Not a traditional remake, the Paramount film will be more faithful to the Charles Portis book than the 1969 pic, also distributed by Par.

Portis' novel is about a 14-year-old girl who, along with an aging U.S. marshal and another lawman, tracks her father's killer in hostile Indian territory.

But while the original film was a showcase for Wayne, the Coens' version will tell the tale from the girl's p.o.v.

Pic will be their first period Oater.

Project reteams the brothers with Scott Rudin, their partner on the Oscar-winning "No Country for Old Men." The Coens wrote the screenplay.

The original starred Kim Darby as the teen, Wayne and Glen Campbell as the lawmen, Jeff Corey as the killer and featured Robert Duvall and Dennis Hopper as fellow outlaws.

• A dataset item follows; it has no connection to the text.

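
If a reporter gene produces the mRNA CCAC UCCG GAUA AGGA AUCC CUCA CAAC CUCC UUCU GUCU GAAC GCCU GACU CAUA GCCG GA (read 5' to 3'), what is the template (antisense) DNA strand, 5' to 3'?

Replace U with T to get the coding DNA strand: CCACTCCGGATAAGGAATCCCTCACAACCTCCTTCTGTCTGAACGCCTGACTCATAGCCGGA. The template strand is its reverse complement (complement GGTGAGGCCTATTCCTTAGGGAGTGTTGGAGGAAGACAGACTTGCGGACTGAGTATCGGCCT, then reverse).

5′-TCCGGCTATGAGTCAGGCGTTCAGACAGAAGGAGGTTGTGAGGGATTCCTTATCCGGAGTGG-3′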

"True Grit" originated at DreamWorks when that company was Par-based, but it was one of the projects that Stacey Snider and Steven Spielberg left behind since the original is part of the Paramount film library. Former DreamWorks prexy Adam Goodman, now a Par exec, is steering the project for the studio.

The Western steps in front of another novel adaptation the Coens have with Rudin: "The Yiddish Policemen's Union," based on the Michael Chabon novel and set up at Columbia.

The Coens just completed "A Serious Man," which they scripted, for Focus Features and Working Title.